Ханья Янагихара. Люди среди деревьев

Перевод с английского Виктора Сонькина

М.: АСТ, Corpus, 2018

Одно из первых ощущений, которые можно ясно сформулировать для себя после свежевыпущенной книги Янагихары — ощущение справедливости. Относится это, боже упаси, не к тексту — там со справедливостью как раз некоторые проблемы, — а к тому, что прославила писательницу именно «Маленькая жизнь», а не дебютные «Люди среди деревьев», которые добрались-то теперь до российского читателя во многом благодаря заслугам «младшенькой».

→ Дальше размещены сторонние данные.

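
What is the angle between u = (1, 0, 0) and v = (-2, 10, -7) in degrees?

u·v = 1·(-2) + 0·10 + 0·(-7) = -2 + 0 + 0 = -2
|u| = √(1² + 0² + 0²) = √1 ≈ 1
|v| = √((-2)² + 10² + (-7)²) = √153 ≈ 12.37
cos θ = (u·v)/(|u||v|) = -2/(1·12.37) ≈ -0.1617
θ = arccos(-0.1617) ≈ 99.31°

99.31°


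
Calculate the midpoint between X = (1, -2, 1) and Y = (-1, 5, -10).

M = ((x₁+x₂)/2, (y₁+y₂)/2, (z₁+z₂)/2)
  = ((1 - 1)/2, (-2 + 5)/2, (1 - 10)/2)
  = (0/2, 3/2, -9/2)
  = (0, 1.5, -4.5)

(0, 1.5, -4.5)


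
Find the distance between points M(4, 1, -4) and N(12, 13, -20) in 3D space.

d = √[(x₂-x₁)² + (y₂-y₁)² + (z₂-z₁)²]
  = √[8² + 12² + (-16)²]
  = √[64 + 144 + 256]
  = √464
  ≈ 21.54

21.54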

Впрочем, в том, что «Людей…» все-таки перевели на русский, справедливости ничуть не меньше — ведь дебют Янагихары сам по себе отличная книга, достоинств у которой на порядок больше, чем недостатков. Более того, несмотря на ряд очевидных параллелей, «Люди..» - роман принципиально другой, и сравнивать его с «Маленькой жизнью» не совсем корректно, но есть в жизни вещи, которые ты просто должен сделать и все. Так что сразу обозначим линию водораздела: «Маленькая жизнь» была небесспорным, но неоспоримо выдающимся текстом, тогда как «Люди среди деревьев» - просто «отличный роман», ничего, кроме алгебраической суммы двух этих слов, не обещающий. Все достаточно традиционно, никаких чудес — именно так стоит настраиваться людям, открывающим свежую книгу Янагихары с надеждой на что-то волшебное.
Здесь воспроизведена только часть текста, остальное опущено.